David Leite’s Sweet and Spicy Roasted Nuts

Serves: 8 as a snack

My mother whipped these up as part of a long, grazing lunch of cured meats and focaccia.

In the same way we should all be making our own dips for special meals, the same is true of nuts.

So here you go.

Ingredients

Cooking spray
1 egg white
3 tbsp sugar
1 tsp salt
1/2 tsp ground cumin
1 tsp dried red-pepper flakes
2 cups mixed raw nuts of your choice

Method

  1. Heat the oven to 150c. Line a lipped baking sheet with foil and coat the foil lightly with cooking spray.
  2. Whisk the egg white until very foamy. Add the sugar, salt, cumin and red-pepper flakes and whisk well. Stir in the nuts and coat completely.
  3. Spread the nuts in a single layer on the baking sheet. Bake until they’re deep golden brown about 25 – 30 minutes, stirring often.
  4. Remove the sheet from the oven and place it on a wire rack to cool. Break up any nutty clumps. (The nuts can be made a week in advance, stored in an airtight container.)
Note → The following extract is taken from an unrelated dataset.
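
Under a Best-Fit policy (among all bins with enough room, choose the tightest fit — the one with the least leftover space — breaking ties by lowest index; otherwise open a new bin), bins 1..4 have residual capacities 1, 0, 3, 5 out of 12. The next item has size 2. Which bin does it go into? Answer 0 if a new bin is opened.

Bins with room: bin 3 (3), bin 4 (5).
Tightest fit is bin 3 with 3 free.

3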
The French Laundry’s Staff Dressing

Makes: 2 cups

We have been on a salad tear the last six months.

Neil Perry’s classic palm sugar dressing with leaves and herbs is just amazing.

My mother said that this Giana De Laurentiis’ salad of leaves tossed with caramelised pancetta and fennel was the best salad she had ever had.
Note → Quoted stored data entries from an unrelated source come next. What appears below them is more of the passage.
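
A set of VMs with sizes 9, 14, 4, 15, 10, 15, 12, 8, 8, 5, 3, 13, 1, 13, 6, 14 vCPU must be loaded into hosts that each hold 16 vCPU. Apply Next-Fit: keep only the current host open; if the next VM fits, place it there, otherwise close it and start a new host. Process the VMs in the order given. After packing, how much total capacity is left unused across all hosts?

58

9 vCPU → host 1 (remaining 7 vCPU)
14 vCPU → host 2 (remaining 2 vCPU)
4 vCPU → host 3 (remaining 12 vCPU)
15 vCPU → host 4 (remaining 1 vCPU)
10 vCPU → host 5 (remaining 6 vCPU)
15 vCPU → host 6 (remaining 1 vCPU)
12 vCPU → host 7 (remaining 4 vCPU)
8 vCPU → host 8 (remaining 8 vCPU)
8 vCPU → host 8 (remaining 0 vCPU)
5 vCPU → host 9 (remaining 11 vCPU)
3 vCPU → host 9 (remaining 8 vCPU)
13 vCPU → host 10 (remaining 3 vCPU)
1 vCPU → host 10 (remaining 2 vCPU)
13 vCPU → host 11 (remaining 3 vCPU)
6 vCPU → host 12 (remaining 10 vCPU)
14 vCPU → host 13 (remaining 2 vCPU)
13 hosts × 16 vCPU = 208 vCPU; used 150 vCPU; unused 58 vCPU.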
Though in what is certainly seeming like a never-ending crescendo, the podium needs to be cleared again.

Because this dressing is superb.

Nothing less than one would expect from Thomas Keller.

The basic ingredients don’t vary from a traditional vinaigrette, though the use of the blender and the addition of the egg yolks completely transforms what would have been a vinaigrette, into the most wonderful cream.

Just add leaves and some fragrant herbs: dill, basil, coriander, chervil, tarragon, whatever you have in the fridge.

Get excited. It’s superb.

Ingredients

1 tbsp chopped garlic
1 1/2 tsp chopped shallots
2 tbsp plus 1 tsp Dijon mustard
1/4 c balsamic vinegar
1 large egg yolk
2 c canola oil
Salt and freshly ground black pepper

Method

  1. Place the garlic, shallots, mustard and vinegar in a blender and blend until well combined. Add the egg yolk and blend again.
  2. With the machine running, slowly drizzle in the oil until the dressing is thick and emulsified. Season to taste with salt and pepper. (Can be refrigerated in a covered container for 1 week.)